Смотрю на нее удивленно. «Никто не сказал, что ты приедешь».
– Хотели сделать сюрприз.
«Сделали».
Она смеется, и я потихоньку оттаиваю. Это не то, что я подумала. Никто за мной не приедет. Это просто Катя. Точнее нет. Не просто. Это моя любимая Катя. Как я рада ее видеть. Подхватываю на руки и кручу, как делали это наши родители, когда мы были маленькими.
– Сумасшедшая. Поставь меня на землю. Я же тяжелая.
Совсем не тяжелая, когда радость помогает. Тяну ее за руку «пошли», и тащу в дом, позабыв про Вику, с которой планировала устроить снежный бой. Ничего. Она там со взрослыми пусть разбирается, а мы с Катей спрячемся в нашей комнатке наверху, чтобы пошушукаться.
– Дай мне хотя бы со всеми поздороваться, – упирается Катя, – Накорми, напои, а потом расспрашивай.
Даже Баба-Яга Ивана Царевича сначала угощала, а потом допытывала. Придется выдержать очередную серию пирожков.
Рукопожатия, объятия и поцелуи. Бабушке вручают огромный букет, который смотрится фантастически посреди гигантских снежных гор – сугробов. Душистое напоминание весны.
– Я поставлю разогреваться жаркое и сделаю салат, – предлагает Вика, но бабушка только машет на нее рукой:
– Иди.
С обеих сторон бабулю обнимают дядя Артем и Альбина.
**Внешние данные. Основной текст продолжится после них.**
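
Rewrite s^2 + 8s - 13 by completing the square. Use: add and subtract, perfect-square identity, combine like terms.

(s + 4)^2 - 29

s^2 + 8s - 13
= s^2 + 8s + 16 - 16 - 13    [add and subtract 16]
= (s + 4)^2 - 16 - 13    [perfect-square identity]
= (s + 4)^2 - 29    [combine constants]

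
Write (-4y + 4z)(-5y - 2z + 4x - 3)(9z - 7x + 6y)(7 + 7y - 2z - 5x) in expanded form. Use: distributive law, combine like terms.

864y^2z + 516y^3z - 1308y^2z^2 + 184xy^2z - 2600xy^2 - 2252xy^3 + 1964x^2y^2 + 1344y^3 + 840y^4 - 1920yz^2 - 192yz^3 + 2108xyz^2 + 828xyz - 1188x^2yz + 1204x^2y - 560x^3y + 252yz - 588xy + 504y^2 - 288z^3 + 144z^4 - 40xz^3 + 1772xz^2 - 776x^2z^2 - 1204x^2z + 560x^3z - 756z^2 + 588xz

(-4y + 4z)(-5y - 2z + 4x - 3)(9z - 7x + 6y)(7 + 7y - 2z - 5x)
= (20y^2 + 8yz - 16xy + 12y - 20yz - 8z^2 + 16xz - 12z)(9z - 7x + 6y)(7 + 7y - 2z - 5x)    [distributive law]
= (20y^2 - 12yz - 16xy + 12y - 8z^2 + 16xz - 12z)(9z - 7x + 6y)(7 + 7y - 2z - 5x)    [combine like terms]
= (180y^2z - 140xy^2 + 120y^3 - 108yz^2 + 84xyz - 72y^2z - 144xyz + 112x^2y - 96xy^2 + 108yz - 84xy + 72y^2 - 72z^3 + 56xz^2 - 48yz^2 + 144xz^2 - 112x^2z + 96xyz - 108z^2 + 84xz - 72yz)(7 + 7y - 2z - 5x)    [distributive law]
= (108y^2z - 236xy^2 + 120y^3 - 156yz^2 + 36xyz + 112x^2y + 36yz - 84xy + 72y^2 - 72z^3 + 200xz^2 - 112x^2z - 108z^2 + 84xz)(7 + 7y - 2z - 5x)    [combine like terms]
= 756y^2z + 756y^3z - 216y^2z^2 - 540xy^2z - 1652xy^2 - 1652xy^3 + 472xy^2z + 1180x^2y^2 + 840y^3 + 840y^4 - 240y^3z - 600xy^3 - 1092yz^2 - 1092y^2z^2 + 312yz^3 + 780xyz^2 + 252xyz + 252xy^2z - 72xyz^2 - 180x^2yz + 784x^2y + 784x^2y^2 - 224x^2yz - 560x^3y + 252yz + 252y^2z - 72yz^2 - 180xyz - 588xy - 588xy^2 + 168xyz + 420x^2y + 504y^2 + 504y^3 - 144y^2z - 360xy^2 - 504z^3 - 504yz^3 + 144z^4 + 360xz^3 + 1400xz^2 + 1400xyz^2 - 400xz^3 - 1000x^2z^2 - 784x^2z - 784x^2yz + 224x^2z^2 + 560x^3z - 756z^2 - 756yz^2 + 216z^3 + 540xz^2 + 588xz + 588xyz - 168xz^2 - 420x^2z    [distributive law]
= 864y^2z + 516y^3z - 1308y^2z^2 + 184xy^2z - 2600xy^2 - 2252xy^3 + 1964x^2y^2 + 1344y^3 + 840y^4 - 1920yz^2 - 192yz^3 + 2108xyz^2 + 828xyz - 1188x^2yz + 1204x^2y - 560x^3y + 252yz - 588xy + 504y^2 - 288z^3 + 144z^4 - 40xz^3 + 1772xz^2 - 776x^2z^2 - 1204x^2z + 560x^3z - 756z^2 + 588xz    [combine like terms]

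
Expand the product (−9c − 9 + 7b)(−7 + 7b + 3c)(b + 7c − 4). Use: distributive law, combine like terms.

−580bc + 360c² + 297c + 301b²c − 321bc² − 189c³ + 511b − 252 − 308b² + 49b³

(−9c − 9 + 7b)(−7 + 7b + 3c)(b + 7c − 4)
= (63c − 63bc − 27c² + 63 − 63b − 27c − 49b + 49b² + 21bc)(b + 7c − 4)    [distributive law]
= (36c − 42bc − 27c² + 63 − 112b + 49b²)(b + 7c − 4)    [combine like terms]
= 36bc + 252c² − 144c − 42b²c − 294bc² + 168bc − 27bc² − 189c³ + 108c² + 63b + 441c − 252 − 112b² − 784bc + 448b + 49b³ + 343b²c − 196b²    [distributive law]
= −580bc + 360c² + 297c + 301b²c − 321bc² − 189c³ + 511b − 252 − 308b² + 49b³    [combine like terms]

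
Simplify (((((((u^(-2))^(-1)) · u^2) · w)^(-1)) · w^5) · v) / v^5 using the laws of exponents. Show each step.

(((((((u^(-2))^(-1)) · u^2) · w)^(-1)) · w^5) · v) / v^5
= (((((((u^(-2))^(-1)) · u^2)^(-1)) · (w^(-1))) · w^5) · v) / v^5    [power of a product]
= (((((((u^(-2))^(-1))^(-1)) · ((u^2)^(-1))) · (w^(-1))) · w^5) · v) / v^5    [power of a product]
= ((((((u^(-2))^1) · ((u^2)^(-1))) · (w^(-1))) · w^5) · v) / v^5    [power of a power]
= ((((u^(-2) · ((u^2)^(-1))) · (w^(-1))) · w^5) · v) / v^5    [power of a power]
= ((((u^(-2) · u^(-2)) · (w^(-1))) · w^5) · v) / v^5    [power of a power]
= (((u^(-4) · (w^(-1))) · w^5) · v) / v^5    [product of powers]
= u^(-4)v^(-4)w^4    [quotient of powers; product of powers]

u^(-4)v^(-4)w^4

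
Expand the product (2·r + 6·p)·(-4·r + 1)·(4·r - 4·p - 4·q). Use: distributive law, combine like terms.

(2·r + 6·p)·(-4·r + 1)·(4·r - 4·p - 4·q)
= (-8·r^2 + 2·r - 24·p·r + 6·p)·(4·r - 4·p - 4·q)    [distributive law]
= -32·r^3 + 32·p·r^2 + 32·q·r^2 + 8·r^2 - 8·p·r - 8·q·r - 96·p·r^2 + 96·p^2·r + 96·p·q·r + 24·p·r - 24·p^2 - 24·p·q    [distributive law]
= -32·r^3 - 64·p·r^2 + 32·q·r^2 + 8·r^2 + 16·p·r - 8·q·r + 96·p^2·r + 96·p·q·r - 24·p^2 - 24·p·q    [combine like terms]

-32·r^3 - 64·p·r^2 + 32·q·r^2 + 8·r^2 + 16·p·r - 8·q·r + 96·p^2·r + 96·p·q·r - 24·p^2 - 24·p·q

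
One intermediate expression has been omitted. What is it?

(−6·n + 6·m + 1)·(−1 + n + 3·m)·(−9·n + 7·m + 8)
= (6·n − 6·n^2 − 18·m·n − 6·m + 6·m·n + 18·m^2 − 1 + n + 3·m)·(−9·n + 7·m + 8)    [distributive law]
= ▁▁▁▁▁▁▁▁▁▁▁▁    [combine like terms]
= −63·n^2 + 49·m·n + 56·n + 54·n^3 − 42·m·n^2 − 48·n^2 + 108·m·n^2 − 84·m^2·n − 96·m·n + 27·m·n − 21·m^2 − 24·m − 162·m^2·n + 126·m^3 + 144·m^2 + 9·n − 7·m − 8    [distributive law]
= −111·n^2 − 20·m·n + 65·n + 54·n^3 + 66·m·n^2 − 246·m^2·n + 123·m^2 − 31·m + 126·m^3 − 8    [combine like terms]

After combine like terms, the bracketed line is:

(7·n − 6·n^2 − 12·m·n − 3·m + 18·m^2 − 1)·(−9·n + 7·m + 8)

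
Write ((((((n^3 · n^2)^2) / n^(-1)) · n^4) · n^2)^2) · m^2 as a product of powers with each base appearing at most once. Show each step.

m^2·n^34

((((((n^3 · n^2)^2) / n^(-1)) · n^4) · n^2)^2) · m^2
= ((((((n^3 · n^2)^2) / n^(-1)) · n^4)^2) · ((n^2)^2)) · m^2    [power of a product]
= ((((((n^3 · n^2)^2) / n^(-1))^2) · ((n^4)^2)) · ((n^2)^2)) · m^2    [power of a product]
= ((((((n^3 · n^2)^2)^2) / ((n^(-1))^2)) · ((n^4)^2)) · ((n^2)^2)) · m^2    [power of a quotient]
= (((((n^3 · n^2)^4) / ((n^(-1))^2)) · ((n^4)^2)) · ((n^2)^2)) · m^2    [power of a power]
= ((((((n^3)^4) · ((n^2)^4)) / ((n^(-1))^2)) · ((n^4)^2)) · ((n^2)^2)) · m^2    [power of a product]
= ((((n^12 · ((n^2)^4)) / ((n^(-1))^2)) · ((n^4)^2)) · ((n^2)^2)) · m^2    [power of a power]
= ((((n^12 · n^8) / ((n^(-1))^2)) · ((n^4)^2)) · ((n^2)^2)) · m^2    [power of a power]
= (((n^20 / ((n^(-1))^2)) · ((n^4)^2)) · ((n^2)^2)) · m^2    [product of powers]
= (((n^20 / n^(-2)) · ((n^4)^2)) · ((n^2)^2)) · m^2    [power of a power]
= ((n^22 · ((n^4)^2)) · ((n^2)^2)) · m^2    [quotient of powers]
= ((n^22 · n^8) · ((n^2)^2)) · m^2    [power of a power]
= (n^30 · ((n^2)^2)) · m^2    [product of powers]
= (n^30 · n^4) · m^2    [power of a power]
= n^34 · m^2    [product of powers]
= m^2·n^34    [rearrange]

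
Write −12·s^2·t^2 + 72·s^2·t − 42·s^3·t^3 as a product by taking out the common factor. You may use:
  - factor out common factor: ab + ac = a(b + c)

−12·s^2·t^2 + 72·s^2·t − 42·s^3·t^3
= 6(−2·s^2·t^2 + 12·s^2·t − 7·s^3·t^3)    [factor out 6]
= 6·s^2·t(−2·t + 12 − 7·s·t^2)    [factor out s^2·t]

6·s^2·t(−2·t + 12 − 7·s·t^2)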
Шуршит упаковкой букет, и бабушка торопится отнести его в тепло, пока цветы не превратились в лед. Я тоже получаю свою коробку с подарком, и чувствую восторг. Не могу понять, нравится мне новая жена дяди Артема или нет? Так сложно судить о человеке по праздничным обедам. Букеты и свертки застилают глаза.
Папа и дядя Артем выходят на крыльцо, поговорить о своем, «мужском». «О девичьем» болтают Альбина и бабуля, сидя в уголке в мягких креслах. Ложка ворошит овощи в тарелке – скоро будет готов салат, жаркое на плите принимается булькать.
Мне немного обидно за Вику, которая совсем одна. У всех есть собеседники, а у нее чашка чая и стул – вот и вся компания. Но грустить не дает веселый колокольчик Катюшкиного смеха. Дед пытает сестру едой и вопросами, а я сижу, обнимаю ее руку и слушаю про отметки, про успехи – сухой выдержанный доклад, интересный одним взрослым. Все самое важное Катя прибережет для того момента, когда мы останемся одни, будем лежать в кроватях и перешептываться.
***
Смотрю на деревянный потолок. На нем бегают тени, и я переворачиваюсь на живот, чтобы их не видеть. Мне достаточно теней прошлого.
У изголовья горит ночник. Мы с Катей лежим на диване кверху попами и держим перед собой блокнот, переписываемся, чтобы никто не слышал, о чем. Катя рисует витиеватое, похожее на колючую проволоку слово «развод».
«Где ты сейчас живешь? У папы?»
Качает головой.
– Пацапалась с этой. Она назвала меня «неблагодарной маленькой тварью» и дала пощечину.
Я вздрогнула, будто это меня только что ударили. Как такое возможно?! Меня никогда не били, и я не знала, как бы я себя повела в этом случае. Покончила собой или ушла?
«Ты пожаловалась отцу?»
– Не смеши меня, – Катя захохотала, – Мне не пять лет. Могу сама разобраться со своей проблемой. Просто дала сдачи, чтоб остыла, а сама свалила.